One more fact we can no longer pretend not to know, and that members of the Synod, above all, might bear in mind: Partly in response to such work, writers from outside religious precincts are slowly but unmistakably coming to reckon anew with the sexual revolution—and they, too, are gaining traction.
In the United Kingdom, France, and Germany, for example, three such skeptical books have broken through in the last few years alone, all objects of vigorous discussion, and all from beyond Planet Catholic. In secular media these days, questions that once were unthinkable now abound about the Pill, cohabitation, and divorce. Or consider another phenomenon proscribed on account of the old Christian rule book: pornography. Today, its detractors include not only people within religious circles, but a lengthening list of celebrities and other secular witnesses.

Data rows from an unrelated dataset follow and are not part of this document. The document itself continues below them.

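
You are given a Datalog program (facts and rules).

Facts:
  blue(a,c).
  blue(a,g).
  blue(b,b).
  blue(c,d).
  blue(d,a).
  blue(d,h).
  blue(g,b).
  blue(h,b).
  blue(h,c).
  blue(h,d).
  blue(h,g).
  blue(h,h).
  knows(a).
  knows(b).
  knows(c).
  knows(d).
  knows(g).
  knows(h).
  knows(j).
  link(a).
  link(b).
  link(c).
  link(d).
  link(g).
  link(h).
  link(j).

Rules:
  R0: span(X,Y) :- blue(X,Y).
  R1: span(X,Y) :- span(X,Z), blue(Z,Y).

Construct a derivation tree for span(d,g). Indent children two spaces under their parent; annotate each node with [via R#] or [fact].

round 1: derive span(a,c) via R0 from blue(a,c)
round 1: derive span(a,g) via R0 from blue(a,g)
round 1: derive span(b,b) via R0 from blue(b,b)
round 1: derive span(c,d) via R0 from blue(c,d)
round 1: derive span(d,a) via R0 from blue(d,a)
round 1: derive span(d,h) via R0 from blue(d,h)
round 1: derive span(g,b) via R0 from blue(g,b)
round 1: derive span(h,b) via R0 from blue(h,b)
round 1: derive span(h,c) via R0 from blue(h,c)
round 1: derive span(h,d) via R0 from blue(h,d)
round 1: derive span(h,g) via R0 from blue(h,g)
round 1: derive span(h,h) via R0 from blue(h,h)
round 2: derive span(a,b) via R1 from span(a,g), blue(g,b)
round 2: derive span(a,d) via R1 from span(a,c), blue(c,d)
round 2: derive span(c,a) via R1 from span(c,d), blue(d,a)
round 2: derive span(c,h) via R1 from span(c,d), blue(d,h)
round 2: derive span(d,b) via R1 from span(d,h), blue(h,b)
round 2: derive span(d,c) via R1 from span(d,a), blue(a,c)
round 2: derive span(d,d) via R1 from span(d,h), blue(h,d)
round 2: derive span(d,g) via R1 from span(d,a), blue(a,g)
round 2: derive span(h,a) via R1 from span(h,d), blue(d,a)
round 3: derive span(a,a) via R1 from span(a,d), blue(d,a)
round 3: derive span(a,h) via R1 from span(a,d), blue(d,h)
round 3: derive span(c,b) via R1 from span(c,h), blue(h,b)
round 3: derive span(c,c) via R1 from span(c,a), blue(a,c)
round 3: derive span(c,g) via R1 from span(c,a), blue(a,g)

span(d,g)  [via R1]
  span(d,a)  [via R0]
    blue(d,a)  [fact]
  blue(a,g)  [fact]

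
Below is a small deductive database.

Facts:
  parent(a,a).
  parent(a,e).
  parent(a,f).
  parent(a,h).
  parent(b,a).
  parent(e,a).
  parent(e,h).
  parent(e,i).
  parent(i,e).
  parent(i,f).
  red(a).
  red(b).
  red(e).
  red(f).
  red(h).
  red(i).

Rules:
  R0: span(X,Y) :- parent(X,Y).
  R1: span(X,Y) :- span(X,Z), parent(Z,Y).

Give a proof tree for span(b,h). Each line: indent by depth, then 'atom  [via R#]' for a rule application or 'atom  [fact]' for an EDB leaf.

span(b,h)  [via R1]
  span(b,a)  [via R0]
    parent(b,a)  [fact]
  parent(a,h)  [fact]

round 1: derive span(a,a) via R0 from parent(a,a)
round 1: derive span(a,e) via R0 from parent(a,e)
round 1: derive span(a,f) via R0 from parent(a,f)
round 1: derive span(a,h) via R0 from parent(a,h)
round 1: derive span(b,a) via R0 from parent(b,a)
round 1: derive span(e,a) via R0 from parent(e,a)
round 1: derive span(e,h) via R0 from parent(e,h)
round 1: derive span(e,i) via R0 from parent(e,i)
round 1: derive span(i,e) via R0 from parent(i,e)
round 1: derive span(i,f) via R0 from parent(i,f)
round 2: derive span(a,i) via R1 from span(a,e), parent(e,i)
round 2: derive span(b,e) via R1 from span(b,a), parent(a,e)
round 2: derive span(b,f) via R1 from span(b,a), parent(a,f)
round 2: derive span(b,h) via R1 from span(b,a), parent(a,h)
round 2: derive span(e,e) via R1 from span(e,a), parent(a,e)
round 2: derive span(e,f) via R1 from span(e,a), parent(a,f)
round 2: derive span(i,a) via R1 from span(i,e), parent(e,a)
round 2: derive span(i,h) via R1 from span(i,e), parent(e,h)
round 2: derive span(i,i) via R1 from span(i,e), parent(e,i)
round 3: derive span(b,i) via R1 from span(b,e), parent(e,i)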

Today’s cutting-edge analyses, secular and religious, are lining up behind revisionism about the sexual revolution, not surrender to it. These developments mark a transition in the post-revolutionary West. For that reason, those who would dilute Catholic teaching could not have chosen a worse moment to press their case. It makes zero sense to cheer the revolution’s infiltration of the Church, when so many people outside it are stumbling anew onto ancient truths, and so many on the inside are defending those truths with renewed vigor.
That, finally, is the ultimate appeal to those present at the Synod: How grand that the Church has maintained unflinchingly its enduring teachings, no matter how irksome and unpopular, for so long. What a tragedy it would be for the world if, at this of all moments, Catholic leaders themselves were to miss, amidst today’s post-revolutionary disorder, an unfolding and profound vindication.
Abundant evidence points toward the preternatural wisdom of a longstanding rule book. And that proof cannot, in good faith, be ignored any longer.
[This reflection was adapted by the author from her essay, “1968 Is So Over,” in the May 2023 issue of First Things.]